Ranil Wickremesinghe gestures during an interview with The Associated Press in Colombo on 11 June (AP)

In the last two months, Mr Wickremesinghe delivered weekly addresses in parliament and conducted difficult negotiations with financial institutions, lenders and allies to fill government coffers, reported the Associated Press.

He also raised taxes and pledged to overhaul the government that had increasingly concentrated power under the presidency and invited the wrath of the public.

Mr Wickremesinghe has promised to step down after a new government would be formed but protesters said his appointment was only to ease the pressure from Mr Rajapaksa’s escape.

Prior to his latest stint as prime minister, Mr Wickremesinghe was in a power sharing agreement with former president Maithripala Sirisena.

Observers believed an internal rift between the two led to intelligence failures culminating in the 2019 Easter Sunday bombings in which 290 people were killed.

The coalition was also blamed for not prosecuting the Rajapaksas and their allies in alleged murder and corruption cases, according to a report in Indian newspaper The Hindu.

Mr Wickremesinghe’s party – the United National Party (UNP) – claims to be Sri Lanka’s oldest political party.

It has been the governing party or in a governing coalition in the country for several years, including in 1947-56, 1965-70, 1977-94, 2001-04 and 2015-19.

Mr Wickremesinghe is a lawyer by profession and comes from a politically influential family.

He was first elected to parliament in 1977 at the age of just 28.

He has served as the deputy minister of foreign affairs under president JR Jayewardene and was later appointed as the minister of youth affairs and employment.

He has held the portfolios of education and industries, science and technology as well.

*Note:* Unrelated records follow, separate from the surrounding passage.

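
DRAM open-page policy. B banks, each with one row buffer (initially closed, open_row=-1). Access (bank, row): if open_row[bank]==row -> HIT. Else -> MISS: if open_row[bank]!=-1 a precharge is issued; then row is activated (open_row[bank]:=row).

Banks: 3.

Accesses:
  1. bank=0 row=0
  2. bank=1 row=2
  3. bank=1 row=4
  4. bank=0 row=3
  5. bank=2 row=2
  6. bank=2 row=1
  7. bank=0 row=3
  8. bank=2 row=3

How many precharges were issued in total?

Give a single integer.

Acc 1: bank0 row0 -> MISS (open row0); precharges=0
Acc 2: bank1 row2 -> MISS (open row2); precharges=0
Acc 3: bank1 row4 -> MISS (open row4); precharges=1
Acc 4: bank0 row3 -> MISS (open row3); precharges=2
Acc 5: bank2 row2 -> MISS (open row2); precharges=2
Acc 6: bank2 row1 -> MISS (open row1); precharges=3
Acc 7: bank0 row3 -> HIT
Acc 8: bank2 row3 -> MISS (open row3); precharges=4

Answer: 4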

He first became the prime minister in 1993 after ex-president Ranasinghe Premadasa was assassinated by the militant group Liberation Tigers of Tamil Eelam (LTTE).

In 1994, he became the leader of the UNP, taking over from Gamini Dissanayake, who was killed by suspected LTTE members while running as a presidential candidate.

He has made two unsuccessful bids to become the country’s president: once in 1999, when he lost to Chandrika Kumaratunga, and later in 2005, when he ceded the election to Mahinda Rajapaksa.

After a stint that lasted a little over a year, Mr Wickremesinghe returned to power in 2001 and then again in 2015.

In 2018, Mr Wickremesinghe was ousted as prime minister by Mr Sirisena who replaced him with Mr Rajapaksa.

He returned to power with the backing of 117 members, reported The Hindu.

In the 2020 election, while Mr Rajapaksa’s Sri Lanka Podujana Peramuna (SLPP) party won a two-thirds majority, the UNP was wiped out.

Mr Wickremesinghe became its lone MP in parliament on account of the country’s proportional representation system.

He was involved in student politics while at the University of Colombo.